The best thing about Nightmare Scenario is that it gives its readers a narrative, a day by day and month by month account that helps make sense of the story that we experienced and struggled to comprehend as it was happening. OK, maybe not “make sense” so much as it helps find a path through the chaos.

Even though we know how it all ends, we read with a grim, can’t-turn-away fascination as we watch things go from bad to worse to Scott Atlas. Every chapter begins with a date and two figures: the number of recorded cases and the number of deaths. Chapter One begins with 2 cases and 0 deaths as of January 2020. By the last chapter, nine months later, the case figure is 9 million and the death toll is 229,293. At the end of that chapter, in January 2021, the deaths have climbed to over 400,000.

This makes it easy, for instance, to know that when a petulant, bored Trump wanted to reignite his rallies and traipsed off to an indoor arena in Tulsa, where he would first drop his noxious “Kung flu” bomb, there were 2,100,000 confirmed cases and 116,000 deaths.
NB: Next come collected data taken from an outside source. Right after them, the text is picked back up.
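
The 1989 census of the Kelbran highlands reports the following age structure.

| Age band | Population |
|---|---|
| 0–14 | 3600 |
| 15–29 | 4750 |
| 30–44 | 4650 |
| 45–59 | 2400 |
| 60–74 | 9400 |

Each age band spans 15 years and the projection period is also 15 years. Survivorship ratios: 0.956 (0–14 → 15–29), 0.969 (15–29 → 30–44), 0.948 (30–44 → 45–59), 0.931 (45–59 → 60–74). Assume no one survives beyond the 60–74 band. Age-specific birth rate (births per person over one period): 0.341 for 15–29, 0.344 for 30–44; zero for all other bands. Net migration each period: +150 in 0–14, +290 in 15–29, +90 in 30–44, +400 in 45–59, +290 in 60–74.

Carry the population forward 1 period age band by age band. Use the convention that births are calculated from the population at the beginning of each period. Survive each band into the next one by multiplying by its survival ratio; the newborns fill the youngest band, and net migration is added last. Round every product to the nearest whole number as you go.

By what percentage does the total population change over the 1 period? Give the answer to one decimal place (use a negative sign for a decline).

-22.9

[period 1]
Births: 4750 × 0.341 = 1620 ; 4650 × 0.344 = 1600 ⇒ total 3220
15–29: 3600 × 0.956 = 3442
30–44: 4750 × 0.969 = 4603
45–59: 4650 × 0.948 = 4408
60–74: 2400 × 0.931 = 2234
Net migration: 0–14 + 150 → 3370; 15–29 + 290 → 3732; 30–44 + 90 → 4693; 45–59 + 400 → 4808; 60–74 + 290 → 2524
Giving 3370 / 3732 / 4693 / 4808 / 2524.
Total: 24800 → 19127; change = -5673; percentage change = -22.9%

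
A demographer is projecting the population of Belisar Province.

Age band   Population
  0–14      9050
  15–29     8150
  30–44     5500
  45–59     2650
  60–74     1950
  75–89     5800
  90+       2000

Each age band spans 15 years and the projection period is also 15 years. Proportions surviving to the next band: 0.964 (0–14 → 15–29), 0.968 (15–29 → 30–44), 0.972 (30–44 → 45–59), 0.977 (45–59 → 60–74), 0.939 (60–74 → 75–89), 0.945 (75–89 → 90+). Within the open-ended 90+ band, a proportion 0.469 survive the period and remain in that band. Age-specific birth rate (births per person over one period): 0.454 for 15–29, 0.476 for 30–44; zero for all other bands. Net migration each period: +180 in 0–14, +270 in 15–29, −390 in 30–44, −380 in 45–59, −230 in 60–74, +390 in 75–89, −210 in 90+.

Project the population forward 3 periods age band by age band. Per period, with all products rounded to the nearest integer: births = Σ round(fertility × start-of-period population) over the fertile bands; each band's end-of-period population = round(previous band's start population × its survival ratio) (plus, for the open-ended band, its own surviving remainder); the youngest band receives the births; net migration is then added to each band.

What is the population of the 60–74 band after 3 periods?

6520

(Groups numbered youngest = 1 to oldest = 7.)
[period 1]
Births: 8150 * 0.454 = 3700 ; 5500 * 0.476 = 2618 ⇒ total 6318
Group 2: 9050 * 0.964 = 8724
Group 3: 8150 * 0.968 = 7889
Group 4: 5500 * 0.972 = 5346
Group 5: 2650 * 0.977 = 2589
Group 6: 1950 * 0.939 = 1831
Group 7: 5800 * 0.945 + 2000 * 0.469 = 5481 + 938 = 6419
Net migration: Group 1 + 180 → 6498; Group 2 + 270 → 8994; Group 3 − 390 → 7499; Group 4 − 380 → 4966; Group 5 − 230 → 2359; Group 6 + 390 → 2221; Group 7 − 210 → 6209
Giving 6498 / 8994 / 7499 / 4966 / 2359 / 2221 / 6209.
[period 2]
Births: 8994 * 0.454 = 4083 ; 7499 * 0.476 = 3570 ⇒ total 7653
Group 2: 6498 * 0.964 = 6264
Group 3: 8994 * 0.968 = 8706
Group 4: 7499 * 0.972 = 7289
Group 5: 4966 * 0.977 = 4852
Group 6: 2359 * 0.939 = 2215
Group 7: 2221 * 0.945 + 6209 * 0.469 = 2099 + 2912 = 5011
Net migration: Group 1 + 180 → 7833; Group 2 + 270 → 6534; Group 3 − 390 → 8316; Group 4 − 380 → 6909; Group 5 − 230 → 4622; Group 6 + 390 → 2605; Group 7 − 210 → 4801
Giving 7833 / 6534 / 8316 / 6909 / 4622 / 2605 / 4801.
[period 3]
Births: 6534 * 0.454 = 2966 ; 8316 * 0.476 = 3958 ⇒ total 6924
Group 2: 7833 * 0.964 = 7551
Group 3: 6534 * 0.968 = 6325
Group 4: 8316 * 0.972 = 8083
Group 5: 6909 * 0.977 = 6750
Group 6: 4622 * 0.939 = 4340
Group 7: 2605 * 0.945 + 4801 * 0.469 = 2462 + 2252 = 4714
Net migration: Group 1 + 180 → 7104; Group 2 + 270 → 7821; Group 3 − 390 → 5935; Group 4 − 380 → 7703; Group 5 − 230 → 6520; Group 6 + 390 → 4730; Group 7 − 210 → 4504
Giving 7104 / 7821 / 5935 / 7703 / 6520 / 4730 / 4504.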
This was the rally where a famously tiny crowd of 6,200 people heard Trump say that he had told his aides to scale back testing so the case numbers wouldn’t be so high: “When you do testing to that extent, you’re going to find more people, you’re going to find more cases. So I said to my people, ‘Slow the testing down, please!” It might have sounded like a joke, but as Abutaleb and Paletta point out, Trump repeatedly complained about testing to his staff, borne along by the insane logic that if you didn’t have testing, you wouldn’t have numbers, and if you didn’t have numbers, you wouldn’t have a pandemic.

The further I read in Nightmare Scenario, the angrier I got, and that surprised me because I did not think I had the capacity to be angered any longer by this endless shitshow. But when you see it all pulled together like this, when you are shown example upon example of the mendacity and cynicism of a White House that always, always prioritized Trump’s whims and vanity (he thought masks made him look weak) and allowed political imperatives to shove aside any thought of public welfare (“What happens when you mix politics and public health?” one administration official said. “You get politics.”), it makes you think, this is not mere stupidity, this is outright evil.

No one was ever going to concoct a perfect response to COVID-19, and certainly not in a country as sprawling and unruly as this one. But even a little competence, not to mention compassion, would have been enough to avert many needless deaths. When historians study this event a century from now, they will use books like this one and the others on the pandemic year as textbooks of how to do everything exactly the wrong way.